Since FedEx is involved in so many industries, it has a good idea of corporate earnings and economic growth. The firm lowered its global gross domestic product (GDP) growth estimates for the year down to 2.3% from 2.9% this past December. That is a sharp drop in a very short period of time.


FedEx is trying to preserve corporate earnings by reducing costs; in addition to parking planes, the company is reducing flight hours and squeezing productivity enhancements from all of its employees. This does not sound like a firm that’s about to be hiring thousands of people. This is a firm that is telling us that costs are rising at the same time that customers are shipping less and are using the lower-priced options. FedEx can’t transfer higher costs to the customers; so, to preserve corporate earnings, they’re trying their best to reduce costs. That can only go on for so long; at some point, you can’t cut anymore and corporate earnings get hit.
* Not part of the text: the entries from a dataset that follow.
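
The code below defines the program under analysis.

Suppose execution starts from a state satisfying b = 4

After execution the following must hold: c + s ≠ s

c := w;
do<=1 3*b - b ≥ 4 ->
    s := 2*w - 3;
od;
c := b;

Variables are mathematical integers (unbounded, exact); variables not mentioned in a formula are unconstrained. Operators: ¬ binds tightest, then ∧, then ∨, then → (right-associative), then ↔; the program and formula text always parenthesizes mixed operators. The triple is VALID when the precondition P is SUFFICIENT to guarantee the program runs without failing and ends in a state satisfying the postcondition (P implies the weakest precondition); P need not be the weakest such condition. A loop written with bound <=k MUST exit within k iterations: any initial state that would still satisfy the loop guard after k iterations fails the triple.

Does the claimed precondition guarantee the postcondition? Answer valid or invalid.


Working backward. After the program, the postcondition c + s ≠ s must hold; in canonical form it is c ≠ 0.
Before c := b: b ≠ 0
Before the loop (bound <=1), unroll the exhaustion recursion (WP_0 = exit-now case; WP_j = one more guarded iteration, up to j = 1):
  WP_0: (¬(2*b ≥ 4)) ∧ b ≠ 0
  WP_1: (2*b ≥ 4 → ((¬(2*b ≥ 4)) ∧ b ≠ 0)) ∧ ((¬(2*b ≥ 4)) → b ≠ 0)
So before the loop: (2*b ≥ 4 → ((¬(2*b ≥ 4)) ∧ b ≠ 0)) ∧ ((¬(2*b ≥ 4)) → b ≠ 0)
Before c := w: (2*b ≥ 4 → ((¬(2*b ≥ 4)) ∧ b ≠ 0)) ∧ ((¬(2*b ≥ 4)) → b ≠ 0)
The weakest precondition is (2*b ≥ 4 → ((¬(2*b ≥ 4)) ∧ b ≠ 0)) ∧ ((¬(2*b ≥ 4)) → b ≠ 0).
Check whether b = 4 implies it.
Countermodel: at the initial state b = 4, the precondition holds but the weakest precondition fails.
Answer: invalid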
I think we’ll see many companies over the next several quarters with similar stories—higher costs and the inability to transfer these costs to the customers, so corporate earnings get hit. One of the major inputs that FedEx stated is hitting its corporate earnings is higher fuel costs. If the stocks you invest in use large quantities of fuel and aren’t hedged, they could get hit this earnings season. This is how a market correction starts; with one warning, followed by another and then another. I would certainly be cautious and take some profits off the table in names that have done very well since the fall of 2011 ahead of earnings season.

corporate earnings

Chart courtesy of www.StockCharts.com

If FedEx is telling us that it sees slower growth and higher costs, how much higher can the stock go? I think we might’ve seen a double top here and your risks to the downside if we get a market correction are substantial. We could certainly move down in price very quickly, especially if oil prices continue to remain high, as they have a big on impact corporate earnings. Don’t let this warning go to waste; remain cautious ahead of the oncoming earnings season and be prepared if we get a market correction.